Can a frozen ASR encoder (OpenAI Whisper), trained only to transcribe what is said, also tell us who is speaking, and how does it hold up when only a fraction of a second of speech is available?
SWID benchmarks a frozen whisper-base encoder against a dedicated speaker encoder
(x-vectors) on closed-set speaker identification over VoxCeleb1, across four utterance
durations (0.5 / 1 / 3 / 5 s), three simple back-end classifiers, and a layer-by-layer probe
of the Whisper encoder.
- Whisper does encode speaker identity.
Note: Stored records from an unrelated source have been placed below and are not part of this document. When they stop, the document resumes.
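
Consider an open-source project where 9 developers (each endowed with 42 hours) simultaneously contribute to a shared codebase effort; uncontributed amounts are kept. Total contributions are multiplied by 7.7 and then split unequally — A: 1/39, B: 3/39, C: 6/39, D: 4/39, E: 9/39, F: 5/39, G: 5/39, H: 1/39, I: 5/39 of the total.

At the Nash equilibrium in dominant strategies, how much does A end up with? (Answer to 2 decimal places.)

58.58 hours

Each unit j contributes comes back to j as 7.7 × (j's share), so j prefers to contribute only if that share exceeds 1/7.7 = 0.1299; otherwise keeping the unit dominates.
C and E clear that bar, contributing 42 each; the remaining 7 contribute 0. Total contributed: 84.
A keeps 42 and receives 7.7 × 84 × 1/39 = 16.58 from the shared codebase effort, for a payoff of 58.58.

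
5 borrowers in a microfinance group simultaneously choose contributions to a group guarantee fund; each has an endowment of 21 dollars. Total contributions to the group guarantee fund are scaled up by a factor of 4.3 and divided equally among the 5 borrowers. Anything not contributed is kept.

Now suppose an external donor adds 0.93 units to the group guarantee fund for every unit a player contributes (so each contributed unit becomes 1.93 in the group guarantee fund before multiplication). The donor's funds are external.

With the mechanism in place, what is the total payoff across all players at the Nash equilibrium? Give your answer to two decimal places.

871.40 dollars

With the mechanism, a contributed unit returns 4.3 × 1.93 / 5 = 1.6598 per unit of net cost to the contributor — now above 1 — so contributing fully is weakly dominant for every player.
So the Nash equilibrium is full contribution by all 5; the group earns 4.3 × 1.93 × 105 = 871.40.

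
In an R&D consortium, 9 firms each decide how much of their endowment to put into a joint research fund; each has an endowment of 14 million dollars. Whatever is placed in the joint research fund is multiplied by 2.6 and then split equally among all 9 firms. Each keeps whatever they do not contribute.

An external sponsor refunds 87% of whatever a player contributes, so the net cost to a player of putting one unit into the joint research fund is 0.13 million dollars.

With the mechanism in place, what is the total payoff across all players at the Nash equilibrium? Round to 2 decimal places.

Under the mechanism each unit contributed yields (2.6/9) / 0.13 = 2.2222 back to its contributor per unit of net cost, which exceeds 1, making full contribution the dominant choice for everyone.
So the Nash equilibrium is full contribution by all 9; the group earns 9 × (14 × 0.87 + 2.6 × 14) = 437.22.

437.22 million dollars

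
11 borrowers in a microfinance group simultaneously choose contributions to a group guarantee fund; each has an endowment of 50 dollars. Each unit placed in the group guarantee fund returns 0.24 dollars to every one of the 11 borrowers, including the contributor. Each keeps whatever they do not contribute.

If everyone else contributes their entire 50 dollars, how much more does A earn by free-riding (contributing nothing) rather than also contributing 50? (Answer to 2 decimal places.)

38.00 dollars

Switching from a contribution of 50 to 0 lets A keep an extra 50 dollars, but lowers the group guarantee fund by 50, which costs A their own share of that drop: 0.24 × 50 = 12.00.
Net gain = 50 − 12.00 = 38.00. The private return per contributed unit (0.24) is below 1, so free-riding is indeed the best response regardless of what the others do.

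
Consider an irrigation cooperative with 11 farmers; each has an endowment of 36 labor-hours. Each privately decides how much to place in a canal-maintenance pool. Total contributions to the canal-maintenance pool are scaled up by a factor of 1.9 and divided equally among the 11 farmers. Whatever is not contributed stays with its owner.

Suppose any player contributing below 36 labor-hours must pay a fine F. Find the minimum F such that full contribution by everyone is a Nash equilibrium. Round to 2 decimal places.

29.78 labor-hours

Given the others contribute fully, the best deviation is to contribute 0 (any partial contribution still incurs the fine and gives up units whose private return 0.1727 is below 1).
Deviating from 36 to 0 saves 36 labor-hours but forfeits the deviator's share of the drop in the canal-maintenance pool: 1.9/11 × 36 = 6.22.
So the deviation gain is 36 − 6.22 = 29.78, and the fine must be at least 29.78 labor-hours to wipe it out.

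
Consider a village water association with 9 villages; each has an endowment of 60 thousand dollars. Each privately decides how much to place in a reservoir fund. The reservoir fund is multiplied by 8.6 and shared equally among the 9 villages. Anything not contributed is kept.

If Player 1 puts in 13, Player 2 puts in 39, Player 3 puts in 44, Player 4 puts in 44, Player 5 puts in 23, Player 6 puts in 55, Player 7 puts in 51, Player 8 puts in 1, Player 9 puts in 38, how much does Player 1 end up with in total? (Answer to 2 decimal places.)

341.31 thousand dollars

Total contributed: 13 + 39 + 44 + 44 + 23 + 55 + 51 + 1 + 38 = 308.
Each receives 8.6 × 308 / 9 = 294.31 from the reservoir fund.
Player 1 keeps 60 − 13 = 47, so Player 1's payoff is 47 + 294.31 = 341.31.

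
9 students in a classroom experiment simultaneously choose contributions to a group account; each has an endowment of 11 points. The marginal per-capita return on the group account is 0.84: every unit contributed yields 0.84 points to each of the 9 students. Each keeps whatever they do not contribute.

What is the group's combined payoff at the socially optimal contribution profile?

Each contributed unit returns 7.560 to the group as a whole (0.84 to each of 9 players), which exceeds 1, so the social optimum is full contribution: group total = 7.560 × 99 = 748.44.

748.44 points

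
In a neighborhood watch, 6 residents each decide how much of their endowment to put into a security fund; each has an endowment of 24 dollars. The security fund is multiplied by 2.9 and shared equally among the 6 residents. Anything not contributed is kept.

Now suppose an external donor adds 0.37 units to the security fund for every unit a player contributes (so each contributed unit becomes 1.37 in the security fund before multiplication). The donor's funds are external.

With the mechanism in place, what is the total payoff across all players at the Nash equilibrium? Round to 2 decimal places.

Even with the mechanism, each unit contributed returns only 2.9 × 1.37 / 6 = 0.6622 per unit of net cost, so contributing nothing is still dominant.
Everyone keeps their endowment and the group total is 6 × 24 = 144.

144.00 dollars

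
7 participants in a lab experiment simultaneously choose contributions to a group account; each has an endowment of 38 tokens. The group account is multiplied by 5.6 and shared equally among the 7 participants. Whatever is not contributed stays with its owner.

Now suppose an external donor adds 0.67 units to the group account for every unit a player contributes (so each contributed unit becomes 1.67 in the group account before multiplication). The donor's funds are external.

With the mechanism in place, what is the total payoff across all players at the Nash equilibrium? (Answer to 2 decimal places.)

2487.63 tokens

With the mechanism, a contributed unit returns 5.6 × 1.67 / 7 = 1.3360 per unit of net cost to the contributor — now above 1 — so contributing fully is weakly dominant for every player.
At the Nash equilibrium everyone contributes 38. Group total payoff = 5.6 × 1.67 × 266 = 2487.63.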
Mean-pooled kNN on full-encoder embeddings reaches 88.3% top-1 accuracy at 5 s — far above the 2.5% chance level (1/40 speakers).
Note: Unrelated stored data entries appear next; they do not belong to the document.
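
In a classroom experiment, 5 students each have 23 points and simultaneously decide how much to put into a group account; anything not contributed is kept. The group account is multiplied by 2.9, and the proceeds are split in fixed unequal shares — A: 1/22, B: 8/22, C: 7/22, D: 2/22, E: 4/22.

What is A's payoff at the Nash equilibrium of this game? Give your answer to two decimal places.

26.03 points

For player j, contributing a unit is worthwhile iff 2.9 × (j's share) ≥ 1, i.e. iff j's share is at least 0.3448.
B alone (share 8/22) is above the threshold, contributing 23; the remaining 4 contribute 0. Total contributed: 23.
A keeps 23 and receives 2.9 × 23 × 1/22 = 3.03 from the group account, for a payoff of 26.03.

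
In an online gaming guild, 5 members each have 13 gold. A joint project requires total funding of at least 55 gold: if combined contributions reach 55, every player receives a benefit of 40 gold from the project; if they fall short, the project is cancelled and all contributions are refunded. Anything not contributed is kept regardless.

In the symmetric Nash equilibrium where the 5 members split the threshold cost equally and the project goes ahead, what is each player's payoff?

42 gold

Equal share of the threshold: 55/5 = 11.
At this profile no one gains by cutting their contribution: any cut drops the total below 55, the project is cancelled, contributions are refunded, and the deviator ends with 13, which is less than 13 − 11 + 40 = 42. Contributing more than 11 just wastes the excess. So contributing exactly 11 is a best response.
Each player's payoff: 13 − 11 + 40 = 42.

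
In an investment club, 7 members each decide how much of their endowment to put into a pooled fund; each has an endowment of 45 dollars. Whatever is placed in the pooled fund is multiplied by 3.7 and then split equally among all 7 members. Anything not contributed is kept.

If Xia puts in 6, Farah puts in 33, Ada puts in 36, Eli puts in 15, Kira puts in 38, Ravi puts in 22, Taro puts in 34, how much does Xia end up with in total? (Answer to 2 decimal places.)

Total contributed: 6 + 33 + 36 + 15 + 38 + 22 + 34 = 184.
Each receives 3.7 × 184 / 7 = 97.26 from the pooled fund.
Xia keeps 45 − 6 = 39, so Xia's payoff is 39 + 97.26 = 136.26.

136.26 dollars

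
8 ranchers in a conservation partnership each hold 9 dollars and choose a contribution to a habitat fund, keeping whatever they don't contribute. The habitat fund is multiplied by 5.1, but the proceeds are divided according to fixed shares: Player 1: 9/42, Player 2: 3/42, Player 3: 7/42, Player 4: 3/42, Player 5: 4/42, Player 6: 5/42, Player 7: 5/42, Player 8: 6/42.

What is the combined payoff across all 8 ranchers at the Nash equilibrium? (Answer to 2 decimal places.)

A player with share s gets back 5.1·s per unit contributed, so full contribution is dominant for anyone with s > 1/5.1 = 0.1961 and zero contribution is dominant for anyone below.
The only share above 0.1961 is Player 1's 9/42, contributing 9; the remaining 7 contribute 0. Total contributed: 9.
The habitat fund pays out 5.1 × 9 = 45.90 in total (split across the unequal shares, but the aggregate is all that matters for the group sum).
The 7 free-riders keep 9 each, adding 63. Group total = 63 + 45.90 = 108.90.

108.90 dollars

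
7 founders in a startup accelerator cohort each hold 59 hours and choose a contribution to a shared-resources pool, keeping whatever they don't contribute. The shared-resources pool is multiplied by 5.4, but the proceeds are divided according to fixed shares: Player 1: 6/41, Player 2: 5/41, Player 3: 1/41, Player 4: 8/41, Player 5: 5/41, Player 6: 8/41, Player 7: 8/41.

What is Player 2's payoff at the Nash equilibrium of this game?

Player j's private return per contributed unit is 5.4 × (j's share). Contributing is weakly dominant for j when that share is at least 1/5.4 = 0.1852, and contributing 0 is dominant otherwise.
The shares above 0.1852 belong to Player 4, Player 6 and Player 7, contributing 59 each; the remaining 4 contribute 0. Total contributed: 177.
Player 2 keeps 59 and receives 5.4 × 177 × 5/41 = 116.56 from the shared-resources pool, for a payoff of 175.56.

175.56 hours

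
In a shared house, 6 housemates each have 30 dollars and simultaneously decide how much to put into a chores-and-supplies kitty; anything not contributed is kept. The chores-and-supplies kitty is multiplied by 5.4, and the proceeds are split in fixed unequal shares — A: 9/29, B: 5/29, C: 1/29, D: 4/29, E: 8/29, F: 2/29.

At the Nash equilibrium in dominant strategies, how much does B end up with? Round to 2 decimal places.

85.86 dollars

Player j's private return per contributed unit is 5.4 × (j's share). Contributing is weakly dominant for j when that share is at least 1/5.4 = 0.1852, and contributing 0 is dominant otherwise.
The shares above 0.1852 belong to A and E, contributing 30 each; the remaining 4 contribute 0. Total contributed: 60.
B keeps 30 and receives 5.4 × 60 × 5/29 = 55.86 from the chores-and-supplies kitty, for a payoff of 85.86.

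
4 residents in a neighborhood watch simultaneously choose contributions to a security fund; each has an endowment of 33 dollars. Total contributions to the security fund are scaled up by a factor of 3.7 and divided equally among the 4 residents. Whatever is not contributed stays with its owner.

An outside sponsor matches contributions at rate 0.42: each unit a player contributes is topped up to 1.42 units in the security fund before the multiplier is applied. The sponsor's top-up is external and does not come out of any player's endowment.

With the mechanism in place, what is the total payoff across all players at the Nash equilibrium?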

- But x-vectors win at every duration, and the gap widens as utterances shorten: x-vectors hit 90.3% at 1 s and 76.1% at 0.5 s, where Whisper drops below 35%.
- Speaker information follows an inverted-U over encoder depth, peaking at an intermediate layer (layer 3, ~59.6% mean accuracy) rather than the final transcription layer.
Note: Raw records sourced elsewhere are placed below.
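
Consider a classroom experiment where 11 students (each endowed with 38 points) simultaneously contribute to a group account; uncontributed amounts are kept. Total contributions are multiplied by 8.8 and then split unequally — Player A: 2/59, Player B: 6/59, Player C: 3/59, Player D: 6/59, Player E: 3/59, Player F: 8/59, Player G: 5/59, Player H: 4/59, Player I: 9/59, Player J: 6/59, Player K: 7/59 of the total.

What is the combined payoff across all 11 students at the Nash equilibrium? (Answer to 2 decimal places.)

Player j's private return per contributed unit is 8.8 × (j's share). Contributing is weakly dominant for j when that share is at least 1/8.8 = 0.1136, and contributing 0 is dominant otherwise.
The shares above 0.1136 belong to Player F, Player I and Player K, contributing 38 each; the remaining 8 contribute 0. Total contributed: 114.
The group account pays out 8.8 × 114 = 1003.20 in total (split across the unequal shares, but the aggregate is all that matters for the group sum).
The 8 free-riders keep 38 each, adding 304. Group total = 304 + 1003.20 = 1307.20.

1307.20 points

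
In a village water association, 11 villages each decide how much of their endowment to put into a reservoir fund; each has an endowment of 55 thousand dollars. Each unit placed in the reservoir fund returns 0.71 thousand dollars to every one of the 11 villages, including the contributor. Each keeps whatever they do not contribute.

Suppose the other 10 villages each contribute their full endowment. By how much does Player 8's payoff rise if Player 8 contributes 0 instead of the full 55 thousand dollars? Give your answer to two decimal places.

15.95 thousand dollars

Switching from a contribution of 55 to 0 lets Player 8 keep an extra 55 thousand dollars, but lowers the reservoir fund by 55, which costs Player 8 their own share of that drop: 0.71 × 55 = 39.05.
Net gain = 55 − 39.05 = 15.95. The private return per contributed unit (0.71) is below 1, so free-riding is indeed the best response regardless of what the others do.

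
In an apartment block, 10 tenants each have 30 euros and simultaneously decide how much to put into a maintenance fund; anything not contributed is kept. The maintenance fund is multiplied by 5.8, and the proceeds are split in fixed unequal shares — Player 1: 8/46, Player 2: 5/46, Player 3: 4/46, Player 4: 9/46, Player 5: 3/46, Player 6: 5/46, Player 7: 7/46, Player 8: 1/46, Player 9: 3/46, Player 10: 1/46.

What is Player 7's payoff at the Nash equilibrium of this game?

A player with share s gets back 5.8·s per unit contributed, so full contribution is dominant for anyone with s > 1/5.8 = 0.1724 and zero contribution is dominant for anyone below.
Player 1 and Player 4 clear that bar, contributing 30 each; the remaining 8 contribute 0. Total contributed: 60.
Player 7 keeps 30 and receives 5.8 × 60 × 7/46 = 52.96 from the maintenance fund, for a payoff of 82.96.

82.96 euros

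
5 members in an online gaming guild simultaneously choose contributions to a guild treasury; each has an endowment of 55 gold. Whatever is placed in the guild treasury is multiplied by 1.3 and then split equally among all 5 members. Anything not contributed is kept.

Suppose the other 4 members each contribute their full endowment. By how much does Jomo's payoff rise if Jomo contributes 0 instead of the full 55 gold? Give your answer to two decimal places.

Switching from a contribution of 55 to 0 lets Jomo keep an extra 55 gold, but lowers the guild treasury by 55, which costs Jomo their own share of that drop: 1.3/5 × 55 = 14.30.
Net gain = 55 − 14.30 = 40.70. The private return per contributed unit (0.2600) is below 1, so free-riding is indeed the best response regardless of what the others do.

40.70 gold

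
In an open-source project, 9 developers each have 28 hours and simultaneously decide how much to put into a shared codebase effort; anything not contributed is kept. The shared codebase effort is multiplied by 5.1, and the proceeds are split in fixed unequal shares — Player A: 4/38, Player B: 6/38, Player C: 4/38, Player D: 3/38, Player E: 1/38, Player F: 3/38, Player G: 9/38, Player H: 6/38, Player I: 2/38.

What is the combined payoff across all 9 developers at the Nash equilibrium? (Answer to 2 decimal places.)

366.80 hours

A player with share s gets back 5.1·s per unit contributed, so full contribution is dominant for anyone with s > 1/5.1 = 0.1961 and zero contribution is dominant for anyone below.
Only Player G (9/38) clears that bar, contributing 28; the remaining 8 contribute 0. Total contributed: 28.
The shared codebase effort pays out 5.1 × 28 = 142.80 in total (split across the unequal shares, but the aggregate is all that matters for the group sum).
The 8 free-riders keep 28 each, adding 224. Group total = 224 + 142.80 = 366.80.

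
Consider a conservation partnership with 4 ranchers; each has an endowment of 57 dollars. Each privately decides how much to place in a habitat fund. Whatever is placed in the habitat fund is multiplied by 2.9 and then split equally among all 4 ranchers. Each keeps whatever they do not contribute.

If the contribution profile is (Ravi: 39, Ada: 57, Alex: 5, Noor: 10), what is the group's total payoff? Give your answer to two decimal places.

Total contributed: 39 + 57 + 5 + 10 = 111; total kept: 4 × 57 − 111 = 117.
The habitat fund pays out 2.9 × 111 = 321.90 in aggregate.
Group total = 117 + 321.90 = 438.90.

438.90 dollars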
Repurposing a frozen ASR encoder for speaker ID is promising for longer utterances but rather limited for short ones.
scripts/ # the full experimental pipeline (see below)
voxceleb_data/ # VoxCeleb1 splits, clips, embeddings, results (data gitignored)
pretrained_models/ # SpeechBrain x-vector checkpoint
requirements.txt # Python dependencies
proposal-revised.md # original project proposal
Each step is a standalone, documented script under scripts/. They are designed to run in
sequence; x-vector and Whisper branches share an identical manifest schema so the two are
drop-in comparable.
| Step | Script | What it does |
|---|---|---|
| 1 | prepare_voxceleb_splits.py |
Build VoxCeleb1 train/val/test splits + preprocessing artifacts |
| 2 | extract_xvectors.py |
Extract x-vector embeddings (SpeechBrain ECAPA/TDNN) |
| 2 | extract_whisper_embeddings.py |
Extract per-layer pooled Whisper encoder hidden states |
| 3 | build_xvector_split_manifests.py / build_whisper_split_manifests.py |
Join clip + embedding metadata into split-aware manifests |
| 4 | build_duration_manifests.py |
Slice manifests into per-duration (0.5/1/3/5 s) train/val/test sets |
| 5 | classify_speakers.py |
Core back-ends: cosine nearest-centroid, kNN, LinearSVC |
| 6 | run_baseline.py |
Full sweep: 4 durations × {x-vector, Whisper} × 3 classifiers |
| 7 | run_duration_ablation.py + plot_duration_ablation.py |
Accuracy/F1 vs duration + per-speaker variability |
| 8 | run_layerwise_probe.py + plot_layerwise_probe.py |
Rank Whisper encoder layers by speaker information |
| 9 | analyze_results.py |
Consolidate outputs into publication-ready figures and tables |
All scripts expose --help. Results are written under voxceleb_data/processed_test/results/.
python -m venv myenv && source myenv/bin/activate
pip install -r requirements.txtYou will need the VoxCeleb1 test
partition. The frozen models are pulled automatically:
openai/whisper-base via transformers, and the
SpeechBrain x-vector extractor (checkpoint vendored under pretrained_models/spkrec_xvect/).
# 1. Prepare data and embeddings
python scripts/prepare_voxceleb_splits.py --help
python scripts/extract_xvectors.py --help
python scripts/extract_whisper_embeddings.py --help
# 2. Build manifests, then run the headline sweep
python scripts/build_duration_manifests.py --help
python scripts/run_baseline.py
# 3. The two analyses behind the paper's claims
python scripts/run_duration_ablation.py
python scripts/run_layerwise_probe.py
python scripts/analyze_results.py- Dataset: VoxCeleb1 test partition — closed-set identification over 40 speakers (chance = 2.5%).
- Speaker encoder (baseline): frozen x-vectors (SpeechBrain).
- ASR encoder (under test): frozen
whisper-base; embeddings as last layer, mean-pooled across layers, or per individual encoder layer. - Durations: 0.5, 1, 3, 5 s.
- Back-ends: cosine nearest-centroid, k-nearest-neighbours, LinearSVC. All embeddings are L2-normalised before classification.